Los Angeles earthquake app upgraded to actually warn about earthquakes

Last month, shortly after the two, big, back-to-back quakes that rocked California, I wrote about an app that Los Angeles residents can install on their phones to warn them about earthquakes. It’s called ShakeAlert, and it’s one of the more practical ideas that any municipal government has come up with, in living memory. But there was one glaring problem that showed up quickly. Neither of those quakes triggered the app, so Angelinos received no warning about them.

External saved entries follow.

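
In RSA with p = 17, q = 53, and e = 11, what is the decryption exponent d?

227

φ(n) = (p−1)(q−1) = 16·52 = 832.
Need d with 11·d ≡ 1 (mod 832). Apply the extended Euclidean algorithm:
832 = 75*11 + 7
11 = 1*7 + 4
7 = 1*4 + 3
4 = 1*3 + 1
3 = 3*1 + 0
Back-substitute:
1 = 4 − 3
1 = −7 + 2·4
1 = 2·11 − 3·7
1 = −3·832 + 227·11
So 11·227 ≡ 1 (mod 832), hence d = 227.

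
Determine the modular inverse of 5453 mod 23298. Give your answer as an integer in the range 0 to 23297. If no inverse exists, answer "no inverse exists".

16133

Extended Euclidean algorithm:
23298 = 4×5453 + 1486
5453 = 3×1486 + 995
1486 = 1×995 + 491
995 = 2×491 + 13
491 = 37×13 + 10
13 = 1×10 + 3
10 = 3×3 + 1
3 = 3×1 + 0
The gcd is 1. Working backward:
1 = 10 − 3·3
1 = −3·13 + 4·10
1 = 4·491 − 151·13
1 = −151·995 + 306·491
1 = 306·1486 − 457·995
1 = −457·5453 + 1677·1486
1 = 1677·23298 − 7165·5453
Thus 5453·(-7165) ≡ 1 (mod 23298); reducing, -7165 mod 23298 = 16133.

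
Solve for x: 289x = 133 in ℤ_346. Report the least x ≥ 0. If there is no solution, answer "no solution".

113

First find gcd(289, 346):
346 = 1·289 + 57
289 = 5·57 + 4
57 = 14·4 + 1
4 = 4·1 + 0
gcd = 1, so a unique solution mod 346 exists.
Back-substitute for the Bézout coefficients:
1 = 57 − 14·4
1 = −14·289 + 71·57
1 = 71·346 − 85·289
So 289·(-85) ≡ 1 (mod 346), giving 289⁻¹ ≡ 261.
x ≡ 289⁻¹·133 ≡ 261·133 ≡ 113 (mod 346).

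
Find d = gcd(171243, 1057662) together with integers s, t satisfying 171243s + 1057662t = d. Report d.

9

Repeated division:
1057662 = 6×171243 + 30204
171243 = 5×30204 + 20223
30204 = 1×20223 + 9981
20223 = 2×9981 + 261
9981 = 38×261 + 63
261 = 4×63 + 9
63 = 7×9 + 0
gcd(171243, 1057662) = 9.
Express as a combination:
9 = 261 − 4·63
9 = −4·9981 + 153·261
9 = 153·20223 − 310·9981
9 = −310·30204 + 463·20223
9 = 463·171243 − 2625·30204
9 = −2625·1057662 + 16213·171243
So 9 = (-2625)·1057662 + (16213)·171243.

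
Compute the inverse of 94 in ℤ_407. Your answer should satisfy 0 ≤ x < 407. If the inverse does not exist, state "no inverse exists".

Run Euclid on (407, 94):
407 = 4·94 + 31
94 = 3·31 + 1
31 = 31·1 + 0
gcd = 1, so the inverse exists. Back-substitute:
1 = 94 − 3·31
1 = −3·407 + 13·94
So 94·13 ≡ 1 (mod 407).

13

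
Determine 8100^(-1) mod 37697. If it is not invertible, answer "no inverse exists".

1708

Run Euclid on (37697, 8100):
37697 = 4·8100 + 5297
8100 = 1·5297 + 2803
5297 = 1·2803 + 2494
2803 = 1·2494 + 309
2494 = 8·309 + 22
309 = 14·22 + 1
22 = 22·1 + 0
gcd = 1, so the inverse exists. Back-substitute:
1 = 309 − 14·22
1 = −14·2494 + 113·309
1 = 113·2803 − 127·2494
1 = −127·5297 + 240·2803
1 = 240·8100 − 367·5297
1 = −367·37697 + 1708·8100
So 8100·1708 ≡ 1 (mod 37697).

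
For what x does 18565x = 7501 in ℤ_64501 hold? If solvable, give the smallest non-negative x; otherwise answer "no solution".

First find gcd(18565, 64501):
64501 = 3×18565 + 8806
18565 = 2×8806 + 953
8806 = 9×953 + 229
953 = 4×229 + 37
229 = 6×37 + 7
37 = 5×7 + 2
7 = 3×2 + 1
2 = 2×1 + 0
gcd = 1, so a unique solution mod 64501 exists.
Back-substitute for the Bézout coefficients:
1 = 7 − 3·2
1 = −3·37 + 16·7
1 = 16·229 − 99·37
1 = −99·953 + 412·229
1 = 412·8806 − 3807·953
1 = −3807·18565 + 8026·8806
1 = 8026·64501 − 27885·18565
So 18565·(-27885) ≡ 1 (mod 64501), giving 18565⁻¹ ≡ 36616.
x ≡ 18565⁻¹·7501 ≡ 36616·7501 ≡ 11358 (mod 64501).

11358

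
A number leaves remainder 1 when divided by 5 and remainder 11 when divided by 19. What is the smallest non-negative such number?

11

Write x = 1 + 5·k. Then 5·k ≡ 11 − 1 ≡ 10 (mod 19).
Need 5⁻¹ mod 19. Extended Euclid on (19, 5):
19 = 3*5 + 4
5 = 1*4 + 1
4 = 4*1 + 0
Back-substitute:
1 = 5 − 4
1 = −19 + 4·5
5⁻¹ ≡ 4 (mod 19), so k ≡ 4·10 ≡ 2 (mod 19).
x = 1 + 5·2 = 11.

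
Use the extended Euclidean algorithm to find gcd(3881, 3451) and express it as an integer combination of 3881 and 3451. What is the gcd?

Repeated division:
3881 = 1×3451 + 430
3451 = 8×430 + 11
430 = 39×11 + 1
11 = 11×1 + 0
gcd(3881, 3451) = 1.
Back-substituting:
1 = 430 − 39·11
1 = −39·3451 + 313·430
1 = 313·3881 − 352·3451
So 1 = (313)·3881 + (-352)·3451.

1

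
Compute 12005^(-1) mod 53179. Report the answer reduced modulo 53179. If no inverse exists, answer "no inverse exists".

Compute gcd(12005, 53179):
53179 = 4×12005 + 5159
12005 = 2×5159 + 1687
5159 = 3×1687 + 98
1687 = 17×98 + 21
98 = 4×21 + 14
21 = 1×14 + 7
14 = 2×7 + 0
gcd(12005, 53179) = 7 ≠ 1, so 12005 has no multiplicative inverse modulo 53179.

no inverse exists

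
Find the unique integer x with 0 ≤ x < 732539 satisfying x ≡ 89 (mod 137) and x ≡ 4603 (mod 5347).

197095

Write x = 89 + 137·k. Then 137·k ≡ 4603 − 89 ≡ 4514 (mod 5347).
Need 137⁻¹ mod 5347. Extended Euclid on (5347, 137):
5347 = 39·137 + 4
137 = 34·4 + 1
4 = 4·1 + 0
Back-substitute:
1 = 137 − 34·4
1 = −34·5347 + 1327·137
137⁻¹ ≡ 1327 (mod 5347), so k ≡ 1327·4514 ≡ 1438 (mod 5347).
x = 89 + 137·1438 = 197095.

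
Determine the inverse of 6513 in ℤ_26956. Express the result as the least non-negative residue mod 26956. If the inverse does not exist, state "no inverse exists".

20545

Extended Euclidean algorithm:
26956 = 4*6513 + 904
6513 = 7*904 + 185
904 = 4*185 + 164
185 = 1*164 + 21
164 = 7*21 + 17
21 = 1*17 + 4
17 = 4*4 + 1
4 = 4*1 + 0
Since gcd(6513, 26956) = 1, back-substitute to write 1 as a combination:
1 = 17 − 4·4
1 = −4·21 + 5·17
1 = 5·164 − 39·21
1 = −39·185 + 44·164
1 = 44·904 − 215·185
1 = −215·6513 + 1549·904
1 = 1549·26956 − 6411·6513
Thus 6513·(-6411) ≡ 1 (mod 26956); reducing, -6411 mod 26956 = 20545.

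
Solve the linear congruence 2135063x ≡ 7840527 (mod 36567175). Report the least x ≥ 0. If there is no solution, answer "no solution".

First find gcd(2135063, 36567175):
36567175 = 17·2135063 + 271104
2135063 = 7·271104 + 237335
271104 = 1·237335 + 33769
237335 = 7·33769 + 952
33769 = 35·952 + 449
952 = 2·449 + 54
449 = 8·54 + 17
54 = 3·17 + 3
17 = 5·3 + 2
3 = 1·2 + 1
2 = 2·1 + 0
gcd = 1, so a unique solution mod 36567175 exists.
Back-substitute for the Bézout coefficients:
1 = 3 − 2
1 = −17 + 6·3
1 = 6·54 − 19·17
1 = −19·449 + 158·54
1 = 158·952 − 335·449
1 = −335·33769 + 11883·952
1 = 11883·237335 − 83516·33769
1 = −83516·271104 + 95399·237335
1 = 95399·2135063 − 751309·271104
1 = −751309·36567175 + 12867652·2135063
So 2135063·(12867652) ≡ 1 (mod 36567175), giving 2135063⁻¹ ≡ 12867652.
x ≡ 2135063⁻¹·7840527 ≡ 12867652·7840527 ≡ 8003029 (mod 36567175).

8003029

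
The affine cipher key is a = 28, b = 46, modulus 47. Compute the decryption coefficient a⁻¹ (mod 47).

Extended Euclidean algorithm:
47 = 1×28 + 19
28 = 1×19 + 9
19 = 2×9 + 1
9 = 9×1 + 0
Since gcd(28, 47) = 1, back-substitute to write 1 as a combination:
1 = 19 − 2·9
1 = −2·28 + 3·19
1 = 3·47 − 5·28
So 28·(-5) ≡ 1 (mod 47), and -5 ≡ 42 (mod 47).

42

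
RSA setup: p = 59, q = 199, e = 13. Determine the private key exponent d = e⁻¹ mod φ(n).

φ(n) = (p−1)(q−1) = 58·198 = 11484.
Need d with 13·d ≡ 1 (mod 11484). Apply the extended Euclidean algorithm:
11484 = 883*13 + 5
13 = 2*5 + 3
5 = 1*3 + 2
3 = 1*2 + 1
2 = 2*1 + 0
Back-substitute:
1 = 3 − 2
1 = −5 + 2·3
1 = 2·13 − 5·5
1 = −5·11484 + 4417·13
So 13·4417 ≡ 1 (mod 11484), hence d = 4417.

4417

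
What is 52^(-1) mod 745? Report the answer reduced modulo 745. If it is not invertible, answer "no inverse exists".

43

gcd(745, 52) by repeated division:
745 = 14*52 + 17
52 = 3*17 + 1
17 = 17*1 + 0
gcd = 1, so the inverse exists. Back-substitute:
1 = 52 − 3·17
1 = −3·745 + 43·52
So 52·43 ≡ 1 (mod 745).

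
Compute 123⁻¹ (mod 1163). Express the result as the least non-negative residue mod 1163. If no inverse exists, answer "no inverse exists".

Run Euclid on (1163, 123):
1163 = 9·123 + 56
123 = 2·56 + 11
56 = 5·11 + 1
11 = 11·1 + 0
The gcd is 1. Working backward:
1 = 56 − 5·11
1 = −5·123 + 11·56
1 = 11·1163 − 104·123
Thus 123·(-104) ≡ 1 (mod 1163); reducing, -104 mod 1163 = 1059.

1059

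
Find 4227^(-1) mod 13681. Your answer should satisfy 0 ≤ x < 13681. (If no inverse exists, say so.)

Apply the Euclidean algorithm to 13681 and 4227:
13681 = 3·4227 + 1000
4227 = 4·1000 + 227
1000 = 4·227 + 92
227 = 2·92 + 43
92 = 2·43 + 6
43 = 7·6 + 1
6 = 6·1 + 0
Since gcd(4227, 13681) = 1, back-substitute to write 1 as a combination:
1 = 43 − 7·6
1 = −7·92 + 15·43
1 = 15·227 − 37·92
1 = −37·1000 + 163·227
1 = 163·4227 − 689·1000
1 = −689·13681 + 2230·4227
So 4227·2230 ≡ 1 (mod 13681).

2230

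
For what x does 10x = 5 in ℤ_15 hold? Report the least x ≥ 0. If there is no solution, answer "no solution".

First find gcd(10, 15):
15 = 1·10 + 5
10 = 2·5 + 0
gcd = 5 and 5 | 5, so solutions exist. Divide through by 5: 2x ≡ 1 (mod 3).
Now find 2⁻¹ mod 3:
3 = 1×2 + 1
2 = 2×1 + 0
Back-substitute:
1 = 3 − 2
So 2·(-1) ≡ 1 (mod 3), i.e. 2⁻¹ ≡ 2.
Then x ≡ 2·1 ≡ 2 (mod 3); the smallest non-negative solution is x = 2.

2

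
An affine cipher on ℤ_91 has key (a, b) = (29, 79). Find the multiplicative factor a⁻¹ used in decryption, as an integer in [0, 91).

22

gcd(91, 29) by repeated division:
91 = 3·29 + 4
29 = 7·4 + 1
4 = 4·1 + 0
Since gcd(29, 91) = 1, back-substitute to write 1 as a combination:
1 = 29 − 7·4
1 = −7·91 + 22·29
So 29·22 ≡ 1 (mod 91).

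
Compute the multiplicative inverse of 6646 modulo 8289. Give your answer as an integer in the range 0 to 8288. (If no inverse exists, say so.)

gcd(8289, 6646) by repeated division:
8289 = 1*6646 + 1643
6646 = 4*1643 + 74
1643 = 22*74 + 15
74 = 4*15 + 14
15 = 1*14 + 1
14 = 14*1 + 0
gcd = 1, so the inverse exists. Back-substitute:
1 = 15 − 14
1 = −74 + 5·15
1 = 5·1643 − 111·74
1 = −111·6646 + 449·1643
1 = 449·8289 − 560·6646
So 6646·(-560) ≡ 1 (mod 8289), and -560 ≡ 7729 (mod 8289).

7729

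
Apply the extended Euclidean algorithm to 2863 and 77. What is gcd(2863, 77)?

Apply Euclid's algorithm to 2863 and 77:
2863 = 37·77 + 14
77 = 5·14 + 7
14 = 2·7 + 0
gcd(2863, 77) = 7.
Working backward:
7 = 77 − 5·14
7 = −5·2863 + 186·77
So 7 = (-5)·2863 + (186)·77.

7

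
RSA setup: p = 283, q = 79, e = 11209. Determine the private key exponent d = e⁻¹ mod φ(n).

3805

φ(n) = (p−1)(q−1) = 282·78 = 21996.
Need d with 11209·d ≡ 1 (mod 21996). Apply the extended Euclidean algorithm:
21996 = 1×11209 + 10787
11209 = 1×10787 + 422
10787 = 25×422 + 237
422 = 1×237 + 185
237 = 1×185 + 52
185 = 3×52 + 29
52 = 1×29 + 23
29 = 1×23 + 6
23 = 3×6 + 5
6 = 1×5 + 1
5 = 5×1 + 0
Back-substitute:
1 = 6 − 5
1 = −23 + 4·6
1 = 4·29 − 5·23
1 = −5·52 + 9·29
1 = 9·185 − 32·52
1 = −32·237 + 41·185
1 = 41·422 − 73·237
1 = −73·10787 + 1866·422
1 = 1866·11209 − 1939·10787
1 = −1939·21996 + 3805·11209
So 11209·3805 ≡ 1 (mod 21996), hence d = 3805.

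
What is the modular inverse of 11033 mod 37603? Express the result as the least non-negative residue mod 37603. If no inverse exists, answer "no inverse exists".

Apply the Euclidean algorithm to 37603 and 11033:
37603 = 3×11033 + 4504
11033 = 2×4504 + 2025
4504 = 2×2025 + 454
2025 = 4×454 + 209
454 = 2×209 + 36
209 = 5×36 + 29
36 = 1×29 + 7
29 = 4×7 + 1
7 = 7×1 + 0
Since gcd(11033, 37603) = 1, back-substitute to write 1 as a combination:
1 = 29 − 4·7
1 = −4·36 + 5·29
1 = 5·209 − 29·36
1 = −29·454 + 63·209
1 = 63·2025 − 281·454
1 = −281·4504 + 625·2025
1 = 625·11033 − 1531·4504
1 = −1531·37603 + 5218·11033
So 11033·5218 ≡ 1 (mod 37603).

5218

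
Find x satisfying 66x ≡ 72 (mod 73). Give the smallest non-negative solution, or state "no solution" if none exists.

21

First find gcd(66, 73):
73 = 1*66 + 7
66 = 9*7 + 3
7 = 2*3 + 1
3 = 3*1 + 0
gcd = 1, so a unique solution mod 73 exists.
Back-substitute for the Bézout coefficients:
1 = 7 − 2·3
1 = −2·66 + 19·7
1 = 19·73 − 21·66
So 66·(-21) ≡ 1 (mod 73), giving 66⁻¹ ≡ 52.
x ≡ 66⁻¹·72 ≡ 52·72 ≡ 21 (mod 73).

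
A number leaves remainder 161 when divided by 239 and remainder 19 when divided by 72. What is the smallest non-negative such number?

5419

Write x = 161 + 239·k. Then 239·k ≡ 19 − 161 ≡ 2 (mod 72).
Need 239⁻¹ mod 72. Extended Euclid on (72, 23):
72 = 3×23 + 3
23 = 7×3 + 2
3 = 1×2 + 1
2 = 2×1 + 0
Back-substitute:
1 = 3 − 2
1 = −23 + 8·3
1 = 8·72 − 25·23
239⁻¹ ≡ 47 (mod 72), so k ≡ 47·2 ≡ 22 (mod 72).
x = 161 + 239·22 = 5419.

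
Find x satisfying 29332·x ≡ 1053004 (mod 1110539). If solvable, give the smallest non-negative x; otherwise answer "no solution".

3822

First find gcd(29332, 1110539):
1110539 = 37*29332 + 25255
29332 = 1*25255 + 4077
25255 = 6*4077 + 793
4077 = 5*793 + 112
793 = 7*112 + 9
112 = 12*9 + 4
9 = 2*4 + 1
4 = 4*1 + 0
gcd = 1, so a unique solution mod 1110539 exists.
Back-substitute for the Bézout coefficients:
1 = 9 − 2·4
1 = −2·112 + 25·9
1 = 25·793 − 177·112
1 = −177·4077 + 910·793
1 = 910·25255 − 5637·4077
1 = −5637·29332 + 6547·25255
1 = 6547·1110539 − 247876·29332
So 29332·(-247876) ≡ 1 (mod 1110539), giving 29332⁻¹ ≡ 862663.
x ≡ 29332⁻¹·1053004 ≡ 862663·1053004 ≡ 3822 (mod 1110539).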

The problem, as it turned out, was that the app didn’t look for quakes outside the borders of Los Angeles, and when tremors were felt inside the city it wasn’t triggered unless the quake registered magnitude five or higher. Since those two big quakes were centered to the northwest and the actual shaking inside the city didn’t reach level five, no alert was sounded. Well, after a few weeks of review, the city made some changes this week to improve matters. (CBS Los Angeles)

Although the notification system worked correctly, USGS had designed the app so that an alert would only be sent out if shaking registered at a threshold of magnitude 5.0 within L.A. County.

Since neither earthquake registered at a 5.0, residents did not receive an alert. Based on the criticism the city and USGS received, on July 24 the threshold for notifications was lowered to magnitude 4.5.

The ShakeAlert system is based on a network of in-ground sensors developed by USGS to detect seismic activity.

Perhaps getting an alert for magnitude 4.5 tremors is better than leaving it at 5.0. If that works better for the residents of the city, great. But I feel compelled to ask the same question I posed last month since it hasn’t been addressed here. Seriously large (magnitude 7 and above) quakes can travel a very long distance, just as we saw last month. But the way the Los Angeles system is set up, you’re not going to get a warning until the quake is already upon you, or at best a second or two before.

Couldn’t this system have a higher threshold for quakes centered further away? If the USGS registers a magnitude 7 quake fifty miles to the north and that triggered an immediate alert in Los Angeles, that might give them up to a minute to get outside, under a doorway, into a bathtub or whatever their disaster plan suggests. I’m neither a tech guy nor a geologist, so I’m just spitballing here, but doesn’t that seem like it would be more useful?

On a related topic, earlier today I wrote about the tsunami threat facing Oregon (as well as most of that region of the coast) and it got me to wondering. Does Oregon have a tsunami app?

They sure do! It’s provided by FEMA. I was unable to find a demo of the app, but if it performs as advertised it might be one of the most useful things you could ever put on your phone. (Assuming you live in the area under threat.) If that big subduction zone off the pacific northwest coast pounds out another killer quake and this app goes off immediately, residents could have up to ninety minutes to get to higher ground. That could be a life or death difference.

But the app doesn’t just warn you that a tsunami may be imminent. It tracks your location and provides maps to the closet routes to safety, shelters and emergency services. It’s rare that we get the chance here to write about the government actually doing something useful, so it’s a happy day when we can point out a story like this one.